I think this is Palahniuk’s best work. At least since Fight Club.
I’m not going to review this book or do a synopsis recap, but suffice to say it deals with a modern American revolution.
I read FC at least once a year. I’ve read just about everything CP has written. This one was entirely engrossing. When an author takes a “what if” premise and explores it throughly–that is an author I will continue to read. FC, though a satire, hit the sweet spot for me and resonated emotionally. I know it was a satire, and I know it was ridiculous, but I understood the emotional energy of the WHY (I’ll point out that I thought the book ends as only the book could have when pitting Man against Society and that the movie ending took a more fairy tale approach).
Most of his other books I’ve enjoyed for their audacity and Big Voice Factoid sprinkles, but that haven’t resonated with me emotionally until now. Adjustment Day was released in 2018 and with another twist or two, could have been an actual history book. I suspect CP’s inspiration might have been tired to the article that floated a few years illustrating how the US is actually divided into 11 political demographics. He boils it down further and tell a story of what it would take for that happen – though his 11 is closer to 4.

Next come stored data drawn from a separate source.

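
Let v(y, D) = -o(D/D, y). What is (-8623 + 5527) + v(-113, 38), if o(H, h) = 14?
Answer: -3110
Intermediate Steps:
v(y, D) = -14 (v(y, D) = -1*14 = -14)
(-8623 + 5527) + v(-113, 38) = (-8623 + 5527) - 14 = -3096 - 14 = -3110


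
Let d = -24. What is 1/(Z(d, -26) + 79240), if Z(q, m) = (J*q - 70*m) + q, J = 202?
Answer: 1/76188 ≈ 1.3125e-5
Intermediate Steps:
Z(q, m) = -70*m + 203*q (Z(q, m) = (202*q - 70*m) + q = (-70*m + 202*q) + q = -70*m + 203*q)
1/(Z(d, -26) + 79240) = 1/((-70*(-26) + 203*(-24)) + 79240) = 1/((1820 - 4872) + 79240) = 1/(-3052 + 79240) = 1/76188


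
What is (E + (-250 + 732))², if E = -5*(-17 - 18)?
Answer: 431649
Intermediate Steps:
E = 175 (E = -5*(-35) = 175)
(E + (-250 + 732))² = (175 + (-250 + 732))² = (175 + 482)² = 657² = 431649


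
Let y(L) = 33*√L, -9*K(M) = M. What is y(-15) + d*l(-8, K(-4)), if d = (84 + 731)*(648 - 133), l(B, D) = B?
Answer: -3357800 + 33*I*√15 ≈ -3.3578e+6 + 127.81*I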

Most books and films usually spend their time trying to STOP the main event, so I was quite pleased that it happens at the midway point and we spend time int the aftermath. The book reads like a novel plus a novella of a sequel, much like Neil Stevenson’s Seveneves, which will leave a certain type of reader to suggest the end was rushed. I felt the book could have ended at various points, and I would have been satisfied, but am pleased he continued on.
It may not be your cup of tea, but I highly recommend it.
(Side note: I started reading Adjustment Day on Kindle, and lost the thread, but I ordered the book and devoured it. I was an early adopter of the Kindle (I did my thesis reading from my Kindle) and would buy both eBooks and physical books. My former commute made the Kindle a necessity and my back pack lighter. I don’t know what flipped the switch for me. Maybe because of The Fountain I’ve been paying closer attention to layout and fonts. Confession, I am a bit of a font snob – hell, I’m a margin snob – as my publisher will attest. Regardless, I devoured the physical copy. And now I need my own Adjustment Day to find more shelf space.)